Living with Cervical Cancer: Grace Chantiam

Grace Chantiam focused on living for the now, a lesson she learned from her five-year-old son.

Photograph of Grace Chantiam by Jared Sych.

For Calgarian Grace Chantiam, 2020 was supposed to be a year she would remember for the rest of her life. As it turns out, it was, but not for the reasons she had hoped. COVID-19 brought a halt to her May wedding, and, in August, Chantiam was diagnosed with stage 2B endocervical adenocarcinoma – cervical cancer. Walking into the Tom Baker Cancer Centre for treatment at the age of 40, Chantiam was not ready to have the cancer conversation. But the support of her family and friends helped her find the strength to celebrate her small wins. She also became focused on living for the now. A lesson learned from an unlikely but very important person in her life – her five-year-old son, Alexander.

In Her Own Words

“I’ve learned that kids live now. They don’t worry about the future because they don’t think about it. Whereas all I think about is, what now? What could happen? That’s the anxiety that’s in my head. [But] I turn to my son, Alexander, and he’s just playing with his Lego. That’s all that matters to him right now. So I’ve really learned to take that perspective and live in the now instead of worrying what possibly could be in the future.

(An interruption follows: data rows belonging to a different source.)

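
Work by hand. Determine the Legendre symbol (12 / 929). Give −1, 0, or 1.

Euler's criterion: (12/929) ≡ 12^464 (mod 929).
12^2 ≡ 144 (mod 929)
12^4 ≡ 298 (mod 929)
12^8 ≡ 549 (mod 929)
12^16 ≡ 405 (mod 929)
12^32 ≡ 521 (mod 929)
12^64 ≡ 173 (mod 929)
12^128 ≡ 201 (mod 929)
12^256 ≡ 454 (mod 929)
12^464 = 12^(256+128+64+16) ≡ 928 (mod 929).
Result is 928 ≡ −1, so (12/929) = −1.

-1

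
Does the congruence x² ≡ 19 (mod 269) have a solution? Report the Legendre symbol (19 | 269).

-1

Reciprocity: 19 ≡ 3 and 269 ≡ 1 (mod 4), so (19/269) = +(269/19).
Reduce top mod 19: now compute (3/19).
Reciprocity: 3 ≡ 3 and 19 ≡ 3 (mod 4), so (3/19) = −(19/3).
Reduce top mod 3: now compute (1/3).
Reached (1/3) = 1. Collecting the sign flips along the way, the symbol is -1.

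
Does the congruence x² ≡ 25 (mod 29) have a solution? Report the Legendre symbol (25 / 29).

1

Reciprocity: 25 ≡ 1 and 29 ≡ 1 (mod 4), so (25/29) = +(29/25).
Reduce top mod 25: now compute (4/25).
Pull out 2^2: since 25 ≡ 1 (mod 8), (2/25) = +1, so (2/25)^2 = +1.
Reached (1/25) = 1. Collecting the sign flips along the way, the symbol is +1.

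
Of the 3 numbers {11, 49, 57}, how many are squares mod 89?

3

(11/89) = +1 → QR.
(49/89) = +1 → QR.
(57/89) = +1 → QR.
Total quadratic residues among the 3: 3.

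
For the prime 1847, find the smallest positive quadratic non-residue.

(2/1847) = +1, so 2 is a residue.
(3/1847) = +1, so 3 is a residue.
(4/1847) = +1, so 4 is a residue.
(5/1847) = −1, so 5 is the smallest positive non-residue mod 1847.

5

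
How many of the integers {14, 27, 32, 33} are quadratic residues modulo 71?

2

(14/71) = -1 → non-residue.
(27/71) = +1 → QR.
(32/71) = +1 → QR.
(33/71) = -1 → non-residue.
Total quadratic residues among the 4: 2.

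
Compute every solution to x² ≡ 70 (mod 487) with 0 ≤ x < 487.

94, 393

Since 487 ≡ 3 (mod 4), a square root of 70 is 70^((487+1)/4) = 70^122 mod 487.
Repeated squaring: 70^2≡30, 70^4≡413, 70^8≡119, 70^16≡38, 70^32≡470, 70^64≡289 (mod 487).
70^122 = 70^(64+32+16+8+2) ≡ 393 (mod 487).
Check: 393² = 154449 ≡ 70 (mod 487). The two roots are 94 and 393.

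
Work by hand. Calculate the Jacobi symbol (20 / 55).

0

Pull out 2^2: since 55 ≡ 7 (mod 8), (2/55) = +1, so (2/55)^2 = +1.
Reciprocity: 5 ≡ 1 and 55 ≡ 3 (mod 4), so (5/55) = +(55/5).
Reduce top mod 5: now compute (0/5).
Top reduces to 0: gcd > 1, so the symbol is 0.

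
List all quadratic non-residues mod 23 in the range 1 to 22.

5,7,10,11,14,15,17,19,20,21,22

Square k = 1,…,11 (k and 23−k give the same square):
1²=1, 2²=4, 3²=9, 4²=16, 5²≡2, 6²≡13, 7²≡3, 8²≡18, 9²≡12, 10²≡8, 11²≡6 (mod 23).
The residues are {1, 2, 3, 4, 6, 8, 9, 12, 13, 16, 18}; the non-residues are the remaining 11 nonzero classes.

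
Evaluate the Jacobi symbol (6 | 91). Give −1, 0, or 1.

Pull out 2: since 91 ≡ 3 (mod 8), (2/91) = -1.
Reciprocity: 3 ≡ 3 and 91 ≡ 3 (mod 4), so (3/91) = −(91/3).
Reduce top mod 3: now compute (1/3).
Reached (1/3) = 1. Collecting the sign flips along the way, the symbol is +1.

1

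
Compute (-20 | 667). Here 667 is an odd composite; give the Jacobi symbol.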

“Cervical cancer is not brought up and discussed because I don’t think a lot of people are comfortable talking about women’s health. There’s lots of talk about breast cancer – and I’m not saying that breast cancer is not important – but there is no discussion about cervical cancer. I find that very shocking.

My advice is to find your support system. I met people during this journey who had zero support systems. It broke my heart because I had such a strong support system to cheerlead me through this journey. You need people who you’re able to talk to about what you’re going through.

“The journey keeps going. I’ve learned that this is my new life. I now have follow-up scans every three months. This journey is a marathon, it’s not necessarily a sprint.”

Sadly, Grace passed away shortly after we conducted this interview. When Grace knew she might not have much time left, she gave her blessing to publish her story, and we are honoured to share it with our readers.